Le président Erdogan menace la Grèce

Attendons pour voir…

Nabil EL BOUSAADI

« Bonjour la Grèce, regardez l’Histoire. Si vous allez plus loin, vous paierez un lourd tribut », a déclaré le président turc Recep Tayyip Erdogan dans le discours qu’il a prononcé, ce samedi 3 septembre 2022, à Samsun, dans le nord du pays, à l’occasion du festival des technologies aériennes.

Dénonçant l’«action hostile » au cours de laquelle des avions turcs, en mission en Mer Egée, avaient été visés par le système grec de défense aérienne S-300, le président Erdogan a saisi cette occasion pour dire aux autorités grecques que leur « occupation des îles » [de la mer Egée proches de la Turquie] ne « lie »,  en aucun cas, les autorités d’Ankara qui se verront contraintes de « faire le nécessaire » au moment opportun.

L’avertissement du président Erdogan s’inscrit dans le contexte de la confrontation que se livrent, depuis longtemps, la Turquie et la Grèce à propos de leurs frontières maritimes et aériennes.

Aussi, en reprochant à la Grèce ses multiples violations de l’espace aérien turc et ses nombreux harcèlements contre l’aviation turque en Mer Egée, le président Recep Tayyip Erdogan a promis, à cette dernière, que si elle n’y met pas fin, elle va devoir payer un « prix élevé » et, en se référant au passé, a invité la Grèce à « regarde(r) l’Histoire », à « remonte(r) le Temps » et à se souvenir « d’Izmir » c’est-à-dire de ce que l’Histoire grecque a retenu comme étant « la grande catastrophe de Smyrne ».

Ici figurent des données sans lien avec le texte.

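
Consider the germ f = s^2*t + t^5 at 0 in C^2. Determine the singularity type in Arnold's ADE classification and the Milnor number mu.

The Hessian of f at 0 is [[0, 0], [0, 0]] with rank 0, so corank 2. A Groebner basis of the Jacobian ideal J(f) in C{s,t} is {s^2/5 + t^4, s^3, s*t}; counting standard monomials gives mu = 6. Corank 2; j^3 = s^2*t has shape L^2 M (L != M), so D-series; mu = 6 gives D_6.

Type D_{6}, Milnor number mu = 6.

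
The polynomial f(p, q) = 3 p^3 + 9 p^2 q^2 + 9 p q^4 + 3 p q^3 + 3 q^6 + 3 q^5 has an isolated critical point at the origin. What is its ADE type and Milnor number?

The Hessian of f at 0 has rank 0. Corank 2; j^3 = 3*p^3 is a perfect cube, so E-series; the 4-jet and mu = 7 give E_7.

Type E_{7}, Milnor number mu = 7.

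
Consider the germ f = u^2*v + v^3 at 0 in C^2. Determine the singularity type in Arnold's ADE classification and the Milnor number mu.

Type D_4, Milnor number mu = 4.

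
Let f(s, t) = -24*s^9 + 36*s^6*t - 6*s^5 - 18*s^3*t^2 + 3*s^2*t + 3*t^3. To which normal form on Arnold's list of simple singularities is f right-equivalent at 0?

D_{4}

The Hessian of f at 0 is [[0, 0], [0, 0]] with rank 0, so corank 2. A Groebner basis of the Jacobian ideal J(f) in C{s,t} is {t^3, s^2 + 3*t^2, s*t}; counting standard monomials gives mu = 4. Corank 2; j^3 = 3*t*(s^2 + t^2) splits into three distinct lines over C (the quadratic factor has nonzero discriminant), so D_4.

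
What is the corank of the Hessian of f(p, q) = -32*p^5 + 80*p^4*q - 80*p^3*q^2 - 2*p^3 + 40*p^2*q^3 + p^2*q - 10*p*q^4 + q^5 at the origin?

2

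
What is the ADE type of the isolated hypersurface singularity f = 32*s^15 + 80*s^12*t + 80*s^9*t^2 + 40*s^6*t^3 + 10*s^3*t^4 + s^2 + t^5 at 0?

A4

The Hessian of f at 0 has rank 1. Corank 1: A-series; mu = 4 gives A_4.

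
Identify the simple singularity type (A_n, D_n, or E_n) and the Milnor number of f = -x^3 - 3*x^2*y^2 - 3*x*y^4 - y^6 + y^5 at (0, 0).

Type E_{8}, Milnor number mu = 8.

The Hessian of f at 0 is [[0, 0], [0, 0]] with rank 0, so corank 2. A Groebner basis of the Jacobian ideal J(f) in C{x,y} is {y^4, x^3, x^2/2 + x*y^2}; counting standard monomials gives mu = 8. Corank 2; j^3 = -x^3 is a perfect cube, so E-series; the 5-jet and mu = 8 give E_8.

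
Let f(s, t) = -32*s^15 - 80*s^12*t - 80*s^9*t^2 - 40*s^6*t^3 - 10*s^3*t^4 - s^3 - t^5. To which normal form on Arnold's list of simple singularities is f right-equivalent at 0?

E_8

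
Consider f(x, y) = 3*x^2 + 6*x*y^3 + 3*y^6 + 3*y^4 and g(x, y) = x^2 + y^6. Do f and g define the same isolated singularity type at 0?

No.

The Hessian of f at 0 is [[6, 0], [0, 0]] with rank 1, so corank 1. A Groebner basis of the Jacobian ideal J(f) in C{x,y} is {y^3, x}; counting standard monomials gives mu = 3. Corank 1: A-series; mu = 3 gives A_3. The Hessian of g at 0 is [[2, 0], [0, 0]] with rank 1, so corank 1. A Groebner basis of the Jacobian ideal J(g) in C{x,y} is {y^5, x}; counting standard monomials gives mu = 5. Corank 1: A-series; mu = 5 gives A_5. f is A_3 but g is A_5, hence not right-equivalent.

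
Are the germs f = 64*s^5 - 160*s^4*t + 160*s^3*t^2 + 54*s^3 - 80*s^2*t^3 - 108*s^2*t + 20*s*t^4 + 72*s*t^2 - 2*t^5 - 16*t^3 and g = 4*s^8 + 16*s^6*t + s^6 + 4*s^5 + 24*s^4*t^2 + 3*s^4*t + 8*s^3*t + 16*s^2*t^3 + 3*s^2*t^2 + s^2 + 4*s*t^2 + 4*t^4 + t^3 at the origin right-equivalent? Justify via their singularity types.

No.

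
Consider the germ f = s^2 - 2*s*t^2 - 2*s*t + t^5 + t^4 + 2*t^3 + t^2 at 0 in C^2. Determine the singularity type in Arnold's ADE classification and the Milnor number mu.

The Hessian of f at 0 is [[2, -2], [-2, 2]] with rank 1, so corank 1. A Groebner basis of the Jacobian ideal J(f) in C{s,t} is {s^2 - 2*s*t + s - t, -s + t^2 + t}; counting standard monomials gives mu = 4. Corank 1: A-series; mu = 4 gives A_4.

Type A_4, Milnor number mu = 4.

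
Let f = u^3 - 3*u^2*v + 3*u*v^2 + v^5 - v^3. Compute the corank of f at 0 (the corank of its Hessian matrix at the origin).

2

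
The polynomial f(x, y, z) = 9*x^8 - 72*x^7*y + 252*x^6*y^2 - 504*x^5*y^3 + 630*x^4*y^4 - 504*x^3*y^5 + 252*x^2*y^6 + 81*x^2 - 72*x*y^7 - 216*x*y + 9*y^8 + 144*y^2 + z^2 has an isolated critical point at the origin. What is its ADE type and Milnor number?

Type A7, Milnor number mu = 7.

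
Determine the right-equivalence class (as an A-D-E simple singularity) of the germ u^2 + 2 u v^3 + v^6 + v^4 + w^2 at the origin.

A_3

The Hessian of f at 0 is [[2, 0, 0], [0, 0, 0], [0, 0, 2]] with rank 2, so corank 1. A Groebner basis of the Jacobian ideal J(f) in C{u,v,w} is {v^3, u, w}; counting standard monomials gives mu = 3. Corank 1: A-series; mu = 3 gives A_3.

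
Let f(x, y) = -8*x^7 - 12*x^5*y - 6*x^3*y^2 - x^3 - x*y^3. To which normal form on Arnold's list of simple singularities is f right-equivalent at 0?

E_7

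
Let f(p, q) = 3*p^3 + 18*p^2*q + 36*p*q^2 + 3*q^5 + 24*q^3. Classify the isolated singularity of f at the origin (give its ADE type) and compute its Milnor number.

Type E_8, Milnor number mu = 8.

The Hessian of f at 0 has rank 0. Corank 2; j^3 = 3*(p + 2*q)^3 is a perfect cube, so E-series; the 5-jet and mu = 8 give E_8.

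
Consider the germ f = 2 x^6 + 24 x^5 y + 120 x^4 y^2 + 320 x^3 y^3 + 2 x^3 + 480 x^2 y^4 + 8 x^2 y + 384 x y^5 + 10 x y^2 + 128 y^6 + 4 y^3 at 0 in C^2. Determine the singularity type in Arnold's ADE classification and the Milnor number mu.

Type D_{7}, Milnor number mu = 7.

The Hessian of f at 0 has rank 0. Corank 2; j^3 = 2*(x + y)^2*(x + 2*y) has shape L^2 M (L != M), so D-series; mu = 7 gives D_7.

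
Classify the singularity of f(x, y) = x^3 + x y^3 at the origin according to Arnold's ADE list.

The Hessian of f at 0 has rank 0. Corank 2; j^3 = x^3 is a perfect cube, so E-series; the 4-jet and mu = 7 give E_7.

E_{7}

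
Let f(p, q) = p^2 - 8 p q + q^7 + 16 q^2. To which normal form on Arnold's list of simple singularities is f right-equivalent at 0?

The Hessian of f at 0 has rank 1. Corank 1: A-series; mu = 6 gives A_6.

A6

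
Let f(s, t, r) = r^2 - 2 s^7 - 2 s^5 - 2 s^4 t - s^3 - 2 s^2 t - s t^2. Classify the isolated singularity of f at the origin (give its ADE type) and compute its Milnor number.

Type D_8, Milnor number mu = 8.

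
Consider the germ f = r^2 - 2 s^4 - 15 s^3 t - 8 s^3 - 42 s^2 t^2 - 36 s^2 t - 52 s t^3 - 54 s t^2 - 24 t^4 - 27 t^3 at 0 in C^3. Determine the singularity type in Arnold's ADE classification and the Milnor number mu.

Type E7, Milnor number mu = 7.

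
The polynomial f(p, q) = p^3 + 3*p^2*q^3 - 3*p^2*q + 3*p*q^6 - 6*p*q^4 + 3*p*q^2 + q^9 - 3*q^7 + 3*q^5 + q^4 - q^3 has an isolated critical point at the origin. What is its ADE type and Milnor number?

Type E6, Milnor number mu = 6.

The Hessian of f at 0 has rank 0. Corank 2; j^3 = (p - q)^3 is a perfect cube, so E-series; the 4-jet and mu = 6 give E_6.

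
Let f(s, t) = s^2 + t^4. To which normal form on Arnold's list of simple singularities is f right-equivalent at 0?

A_3

The Hessian of f at 0 is [[2, 0], [0, 0]] with rank 1, so corank 1. A Groebner basis of the Jacobian ideal J(f) in C{s,t} is {t^3, s}; counting standard monomials gives mu = 3. Corank 1: A-series; mu = 3 gives A_3.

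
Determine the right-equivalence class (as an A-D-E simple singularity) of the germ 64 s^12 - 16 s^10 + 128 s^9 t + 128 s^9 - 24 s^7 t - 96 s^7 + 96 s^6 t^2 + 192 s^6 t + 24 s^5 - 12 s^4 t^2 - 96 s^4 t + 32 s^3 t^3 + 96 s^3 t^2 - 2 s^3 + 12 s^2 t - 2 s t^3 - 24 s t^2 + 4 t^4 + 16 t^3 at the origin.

E7

The Hessian of f at 0 has rank 0. Corank 2; j^3 = -2*(s - 2*t)^3 is a perfect cube, so E-series; the 4-jet and mu = 7 give E_7.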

Ce souvenir constitue, en effet, un moment charnière dans l’histoire des deux pays car c’est dans cette ville, – « Smyrne » pour les grecs et « Izmir » pour les turcs – qu’avaient eu lieu, il y a cent ans, du 13 au 17 septembre 1922, l’incendie qui avait ravagé la ville après son invasion par les troupes turques ainsi que le massacre et l’expulsion des populations grecques d’Asie mineure.

Si, pour l’Histoire grecque, cet évènement a pris l’appellation de « Grande catastrophe », du côté de la Turquie, il ne s’agissait que d’un échange de prisonniers entre les deux pays mis en place par le Traité de Lausanne du 24 Juillet 1923 qui avait mené à la proclamation de la République, par Mustapha Kemal Atatürk, le 29 Octobre 1923.

Mais, la déclaration d’Erdogan n’est pas fortuite car depuis plusieurs semaines, les tensions sont fortes entre la Grèce et la Turquie, toutes deux membres de l’OTAN et en proie à des difficultés internes.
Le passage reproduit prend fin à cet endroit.